September 6, 2016 | 01:06 PM - Posted by HEXiT (not verified)

Hardware Canucks ‏did an aio test in this case and got 7'c difference between the case being open and closed.

so either they deliberately skewed the results to favour the aio or this case has air flow issues.
reason i mention it is my old antec 902 barely shows any variation in temps (1-2'c max) whether the case is open or not.

so saying as you have the case at hand could you confirm Hardware Canucks ‏results.

September 6, 2016 | 01:11 PM - Posted by RadioActiveLobster

I have this case an I love it.

Only issues I have with it (and this isn't specific to this case) is that the brushed aluminum gets marked up very quickly. Would honestly rather have plastic that looks like brushed aluminum that can't get marked up or maybe matte or flat aluminum/metal.

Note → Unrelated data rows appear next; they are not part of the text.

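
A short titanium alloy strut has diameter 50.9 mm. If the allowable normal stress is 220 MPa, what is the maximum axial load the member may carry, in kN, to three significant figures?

A = 2035 mm².
P_max = σ_allow · A = 220 · 2035 = 447700 N = 447.7 kN.

448 kN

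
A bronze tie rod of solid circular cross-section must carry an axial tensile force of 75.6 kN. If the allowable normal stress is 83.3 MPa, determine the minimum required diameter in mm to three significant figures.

34.0 mm

Required area A ≥ P/σ_allow = 75600/83.3 = 907.6 mm².
For a solid circular section, d ≥ √(4A/π) = 33.99 mm.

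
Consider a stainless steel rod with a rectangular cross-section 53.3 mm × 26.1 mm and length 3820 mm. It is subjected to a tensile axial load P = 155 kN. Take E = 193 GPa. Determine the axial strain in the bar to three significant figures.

5.77e-04

A = 1391 mm².
σ = N/A = 111.4 MPa; ε = σ/E = 111.4/193000 = 5.773e-04.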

September 6, 2016 | 03:02 PM - Posted by Penteract (not verified)

I really don't understand why cases this large aren't designed to hold 10-slot mainboards. Yeah there aren't many of those around, but what I want in a huge case is to be able to install the largest MB's in it.

Thanks for the review Sebastian, nicely done as usual. :)

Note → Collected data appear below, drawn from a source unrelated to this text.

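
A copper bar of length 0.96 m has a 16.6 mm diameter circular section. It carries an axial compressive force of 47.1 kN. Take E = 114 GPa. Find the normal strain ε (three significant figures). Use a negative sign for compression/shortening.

-0.00191

A = 216.4 mm².
σ = N/A = -217.6 MPa; ε = σ/E = -217.6/114000 = -1.909e-03.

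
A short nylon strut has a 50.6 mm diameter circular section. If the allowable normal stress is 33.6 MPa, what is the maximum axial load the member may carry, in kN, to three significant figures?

67.6 kN

A = 2011 mm².
P_max = σ_allow · A = 33.6 · 2011 = 67570 N = 67.57 kN.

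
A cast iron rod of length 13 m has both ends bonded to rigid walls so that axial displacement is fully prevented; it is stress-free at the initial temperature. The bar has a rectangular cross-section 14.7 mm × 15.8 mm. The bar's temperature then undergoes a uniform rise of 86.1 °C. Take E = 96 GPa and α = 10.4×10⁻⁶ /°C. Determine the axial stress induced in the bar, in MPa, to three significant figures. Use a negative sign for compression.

Free thermal expansion αLΔT = 10.4e-6 · 13000 · 86.1 = 11.64 mm.
The walls impose strain ε = −(11.64)/13000 = -8.9544e-04; σ = Eε = 96000 · -8.9544e-04 = -85.96 MPa.

-86.0 MPa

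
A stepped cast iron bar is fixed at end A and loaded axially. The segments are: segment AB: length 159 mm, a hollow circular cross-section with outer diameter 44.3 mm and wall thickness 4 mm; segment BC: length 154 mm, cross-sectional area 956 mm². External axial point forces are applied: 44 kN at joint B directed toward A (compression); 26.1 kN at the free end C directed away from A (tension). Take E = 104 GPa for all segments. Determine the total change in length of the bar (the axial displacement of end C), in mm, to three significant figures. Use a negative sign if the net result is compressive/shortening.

-0.0136 mm

Internal axial forces (sectioning from the free end, tension +): N_BC = 26.1 kN, N_AB = -17.9 kN.
A_AB = 506.4 mm².
δ_AB = -17900·159/(506.4·104000) = -0.05404 mm
δ_BC = 26100·154/(956·104000) = 0.04043 mm
δ = Σδ_i = -0.01361 mm.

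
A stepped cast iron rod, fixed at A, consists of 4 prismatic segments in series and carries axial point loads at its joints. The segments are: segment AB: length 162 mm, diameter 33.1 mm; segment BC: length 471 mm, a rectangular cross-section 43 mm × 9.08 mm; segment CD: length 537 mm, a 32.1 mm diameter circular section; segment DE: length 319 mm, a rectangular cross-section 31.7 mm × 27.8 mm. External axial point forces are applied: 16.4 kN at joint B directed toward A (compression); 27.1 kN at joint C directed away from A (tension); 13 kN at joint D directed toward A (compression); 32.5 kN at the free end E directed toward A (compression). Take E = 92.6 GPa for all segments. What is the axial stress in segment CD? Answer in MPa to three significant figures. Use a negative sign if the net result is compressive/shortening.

-56.2 MPa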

September 7, 2016 | 02:51 AM - Posted by biohazard918

"We will provide a followup to this review soon with Phanteks' dual-PSU adapter, which is a very interesting solution to high system power needs with two lower-wattage PSUs acting as one"

Seems like this makes more sense as a way to provide a system with a redundant psu with out being limited to enterprise grade hardware and pricing.

September 8, 2016 | 12:47 AM - Posted by Brett from Australia (not verified)

Good write up Sebastian

Just a query interesting choice of installing Windows 8.1 x64 instead of Windows 10 latest build x64??

September 9, 2016 | 02:28 AM - Posted by JC (not verified)

.... better late than never I guess, considering this case was a rather high profile release soon to be three years ago.

It is one of not even a hanful of "consumer" cases that will accomodate a 2 x 480 radiator setup and still have room to spare.

It s an awesome case and it s not that humonguous and I have zero issues with thermals considering side panel on or off, it s a couple of degrees so dont know what HC did in their review.